Regulation of energy dissipation in photosystem I by the redox state of the plastoquinone pool

The effect of exogenous plastoquinone (PQ) on the different deexcitation pathways of photosystem I (PSI) was investigated. Addition of oxidized decyl-plastoquinone (dPQ) and PQ-2 strongly quenched the chlorophyll (Chl) emission spectra of PSI submembrane fractions over all wavelengths. This quenching increased with the concentration of exogenous PQ added and followed the modified Stern-Volmer law.
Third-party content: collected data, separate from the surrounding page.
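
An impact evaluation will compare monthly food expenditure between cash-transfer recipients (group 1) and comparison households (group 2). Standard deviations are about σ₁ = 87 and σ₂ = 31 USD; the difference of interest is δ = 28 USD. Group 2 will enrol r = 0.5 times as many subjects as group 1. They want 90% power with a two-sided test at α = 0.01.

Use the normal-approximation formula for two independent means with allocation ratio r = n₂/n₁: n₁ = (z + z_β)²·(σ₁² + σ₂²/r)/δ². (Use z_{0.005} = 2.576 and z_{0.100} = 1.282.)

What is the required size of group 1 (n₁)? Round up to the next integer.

n₁ = (z_{α/2} + z_β)² · (σ₁² + σ₂²/r) / δ²
   = (2.576 + 1.282)² · (87² + 31²/0.5) / 28²
   = 14.8842 · (7569 + 1922) / 784
   = 14.8842 · 9491 / 784
   = 180.19
Round up → n₁ = 181; n₂ = r·n₁ = 0.5 × 181 = 91.

n₁ = 181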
The Stern-Volmer constants found for dPQ and PQ-2 were 1.25 x 10(6) M-1 and 0.55 x 10(6) M-1, respectively, and the fraction of fluorescence accessible to the quencher was 0.7 for both exogenous PQ. dPQ and PQ-2 also retarded the P700 photooxidation measured under limiting actinic light irradiances. Photoacoustic measurements showed that addition of dPQ increased the heat dissipation and decreased the photochemical capacity of PSI. From these results, exogenous oxidized PQ were shown to efficiently quench the Chl excited state in the PSI antenna and change the balance between Chl deexcitation pathways. Moreover, reduction of the endogenous PQ pool in whole thylakoid membranes by NADPH increased PSI fluorescence by 65%, indicating the importance of the redox state of the PQ pool on PSI energy dissipation.